Youth certainly is a distinguishing factor. But an ability to comfortably sustain losses may not be. Pundits should perhaps reserve scorn for jargon-spouting promoters of digital assets rather than out-of-pocket buyers.
Since last November, the total value of the cryptocurrency market has dropped by two-thirds — or more than $2tn — to below $1tn. Bitcoin has lost 70 per cent of its value to trade at just over $20,000.
The rout in digital assets will hit minority investors. A report from the Pew Research Center last year found that Asian, black and Hispanic adults are more likely than white counterparts to have bought tokens.
A quarter of black Americans with a household income over $50,000 own cryptos, according to a separate survey conducted by Ariel Investments and Charles Schwab. That compared to just 15 per cent of white Americans with a similar income. More than twice as many black investors said cryptocurrency was their first investment — 11 per cent vs 4 per cent.

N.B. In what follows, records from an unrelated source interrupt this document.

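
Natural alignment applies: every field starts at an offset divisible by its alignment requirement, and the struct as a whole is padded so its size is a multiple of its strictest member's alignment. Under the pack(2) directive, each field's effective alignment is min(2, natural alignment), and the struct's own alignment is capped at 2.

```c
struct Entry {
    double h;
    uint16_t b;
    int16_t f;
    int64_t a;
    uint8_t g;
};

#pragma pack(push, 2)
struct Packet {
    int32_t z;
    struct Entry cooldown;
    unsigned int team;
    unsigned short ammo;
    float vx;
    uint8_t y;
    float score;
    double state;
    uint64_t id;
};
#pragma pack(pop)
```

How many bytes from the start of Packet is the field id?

Entry: 0..8  h  (8B, 8-aligned); 8..10  b  (2B, 2-aligned); 10..12  f  (2B, 2-aligned); 12..16  -- padding (4B); 16..24  a  (8B, 8-aligned); 24..25  g  (1B, 1-aligned); 25..32  -- tail padding (7B); sizeof = 32, alignof = 8
0..4  z  (4B, 2-aligned)
4..36  cooldown  (32B, 2-aligned)
36..40  team  (4B, 2-aligned)
40..42  ammo  (2B, 2-aligned)
42..46  vx  (4B, 2-aligned)
46..47  y  (1B, 1-aligned)
47..48  -- padding (1B)
48..52  score  (4B, 2-aligned)
52..60  state  (8B, 2-aligned)
60..68  id  (8B, 2-aligned)

60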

Wariness of traditional investment products has historical roots. In the past, people of colour were subject to discriminatory lending practices by large banks. They are more often targeted by predatory lenders with subprime loans.
Across all ethnicities, 25-34-year-olds are the predominant age group, according to Insider Intelligence. Young people and minorities may figure as significant crypto buyers because incomes and personal wealth are lower in these overlapping groups. Housing equity is out of reach as an investment in expensive cities such as New York and San Francisco for people of modest means. For some of them, cryptos may have appeared to be affordable alternatives.
Genuine crypto bros — programmers at digital start-ups — face a dual hit. They may become redundant even as value evaporates from tokens they saved from wages partly paid in crypto.
The crypto bubble was pumped up primarily by plentiful free money. But a less prominent driving factor may have been a faster rise in the price of assets, such as housing or a college education, than in wages. According to Brad Sherman, a Congressman from California: “What we need is a society where people make enough money [to] save and . . . buy a house instead of a coin.”